A review by huerca_armada
Land of Big Numbers: Stories by Te-Ping Chen

3.0

Some interesting stuff explored in Te-ping Chen's short story collection, exploring themes that run the gamut of intergenerational divides, youthful ennui, and futures that never arrived, all held together by a glue of hope. While I'm not a fan with how brief some of them could be, I never felt as if I was starved of closure for any of the characters or their plot threads.

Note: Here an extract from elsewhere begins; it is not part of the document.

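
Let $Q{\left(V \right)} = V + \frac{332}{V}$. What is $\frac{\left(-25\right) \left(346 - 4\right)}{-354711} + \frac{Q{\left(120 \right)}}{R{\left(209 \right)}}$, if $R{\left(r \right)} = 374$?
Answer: $\frac{24602309}{69822060} \approx 0.35236$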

If I had to give a ranking of the short stories presented, it would probably fall as:

1. On the Street Where You Live (Fascinating character study)
2. Gubeikou Spirit (Magical realism finds itself welded to a Kafkaesque situation - a melange more promising than at first glance).
3. Land of Big Numbers (How quickly ego and sureness transform into desperation)
4. New Fruit (Another example of magical realism, touchingly sweet and bitter at the same time)
5. Shanghai Murmur (Really empathize with the main character of this one, and her plight)
6. Field Notes on a Marriage (Loss doesn't mean that you get closure to go along with it)
7. Hotline Girl (Living with optimism despite paring down your expectations for your future - let down by the overt focus on the reappearance of an old lover though)
8. Flying Machine (While humorous at points, it feels a little more disjointed than I would like it to be).
9. Beautiful Country (Struggling to find much of a connection to the narrator of the story, much less the other characters presented)
10. Lulu (Undercut severely by its ending, made worse by the fact that it is the opening part of the collection).